Pour ce qui est de la région du Centre, le nombre d’établissements scolaires a considérablement augmenté ces dernières années. A ce jour, nous comptons 195 établissements privés et publics. Il y a un engouement d’élèves pour cet ordre d’enseignement. Cependant, le nombre limité d’établissements d’enseignement technique se justifie par le fait que ceux-ci demandent un grand investissement des infrastructures, notamment les ateliers et les équipements. Ensuite c’est un enseignement qui prédispose les apprenants à un métier. Ceux-ci sont aptes à exercer un métier au sortir de ce type d’enseignement. Contrairement à l’enseignement général, les équipements sont parfois très coûteux dans certaines spécialités comme la menuiserie et la mécanique automobile.

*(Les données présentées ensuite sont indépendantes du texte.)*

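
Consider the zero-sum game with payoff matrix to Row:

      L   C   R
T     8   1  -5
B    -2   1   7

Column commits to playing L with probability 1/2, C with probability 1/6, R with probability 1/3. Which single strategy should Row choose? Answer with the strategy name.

Expected payoff of T: (1/2)·8 + (1/6)·1 + (1/3)·(-5) = 5/2.
Expected payoff of B: (1/2)·(-2) + (1/6)·1 + (1/3)·7 = 3/2.
The largest is 5/2, so Row's best response is T.

T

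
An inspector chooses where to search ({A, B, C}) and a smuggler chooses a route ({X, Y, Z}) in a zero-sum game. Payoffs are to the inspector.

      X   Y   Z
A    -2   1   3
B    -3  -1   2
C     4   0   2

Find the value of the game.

Row minima: A → -2, B → -3, C → 0; maximin = 0.
Column maxima: X → 4, Y → 1, Z → 3; minimax = 1.
0 ≠ 1, so there is no saddle point; optimal play is mixed.
B is strictly dominated by A, so the inspector never plays it.
Z is strictly dominated by Y (it gives the inspector strictly more in every row), so the smuggler never plays it.
On the remaining 2×2 (A, C vs X, Y):
Let the inspector play A with probability p. Expected payoff against X: (-2)p + 4(1−p) = −6p + 4; against Y: 1p + 0(1−p) = p.
Setting these equal: −6p + 4 = p ⇒ −7p = -4 ⇒ p = 4/7, and the value is (-6)·(4/7) + 4 = 4/7.
For the smuggler: with q = P(X), equating A's and C's payoffs gives −3q + 1 = 4q ⇒ q = 1/7.

4/7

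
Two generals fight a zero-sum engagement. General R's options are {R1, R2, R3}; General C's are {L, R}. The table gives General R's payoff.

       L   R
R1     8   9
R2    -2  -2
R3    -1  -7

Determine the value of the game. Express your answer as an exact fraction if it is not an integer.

8

Row minima: R1 → 8, R2 → -2, R3 → -7; maximin = 8.
Column maxima: L → 8, R → 9; minimax = 8.
Since maximin = minimax = 8, there is a saddle point and the value is 8.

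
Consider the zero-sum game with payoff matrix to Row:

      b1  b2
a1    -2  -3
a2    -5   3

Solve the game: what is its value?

Row minima: a1 → -3, a2 → -5; maximin = -3.
Column maxima: b1 → -2, b2 → 3; minimax = -2.
-3 ≠ -2, so there is no saddle point; optimal play is mixed.
Let Row play a1 with probability p. Expected payoff against b1: (-2)p + (-5)(1−p) = 3p − 5; against b2: (-3)p + 3(1−p) = −6p + 3.
Setting these equal: 3p − 5 = −6p + 3 ⇒ 9p = 8 ⇒ p = 8/9, and the value is (3)·(8/9) − 5 = -7/3.
For Column: with q = P(b1), equating a1's and a2's payoffs gives q − 3 = −8q + 3 ⇒ q = 2/3.

-7/3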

Justement on observe dans certains établissements scolaires un déficit d’équipements. Qu’est-ce qui est fait pour remédier à cette situation ? 

Il convient de préciser qu’il n’y a pas un manque d’équipements. Ceux-ci sont insuffisants. Ceci est dû au fait qu’il y a certains équipements qui ont considérablement pris de l’âge et n’arrivent plus à produire le travail attendu. Il y a donc un problème d’insuffisance de postes de travail relatif aux équipements. Pour pallier cette insuffisance, le ministère des Enseignements secondaires investit beaucoup à travers les dotations du BIP chaque année. L’Etat envoie des équipements dans les établissements. Pour ce qui est des élèves démunis et méritants, l’Etat leur octroie des appuis. Sans oublier l’apport de l’association des parents d’élèves en termes d’équipements.

Qu’est-ce qui justifie la ruée des élèves vers l’enseignement technique actuellement ?

C’est parce qu’il prédispose à un métier. Quand un enfant sort de nos établissements, il est apte à exercer un métier. Qu’à cela ne tienne, l’enseignement technique a connu plusieurs phases. Dans un premier temps, il était considéré comme un secteur abandonné aux enfants qui ne peuvent pas étudier. Et au fil du temps, on s’est rendu compte que c’est utile. L’émergence ne pourra se faire qu’avec l’enseignement technique professionnel. Dans le cadre de la construction du pipeline par exemple à l’époque, il n’y avait pas de main d’œuvre locale. Ce qui justifie le fait que les parents s’intéressent de plus en plus à l’enseignement technique. Compte tenu du fait qu’avec la crise économique qui a traversé le pays à une époque, certains parents préfèrent envoyer leurs enfants à l’enseignement technique afin que ceux-ci trouvent rapidement un métier pour qu’ils puissent se prendre  en charge.

Propos recueillis par Assiatou NGAPOUT M.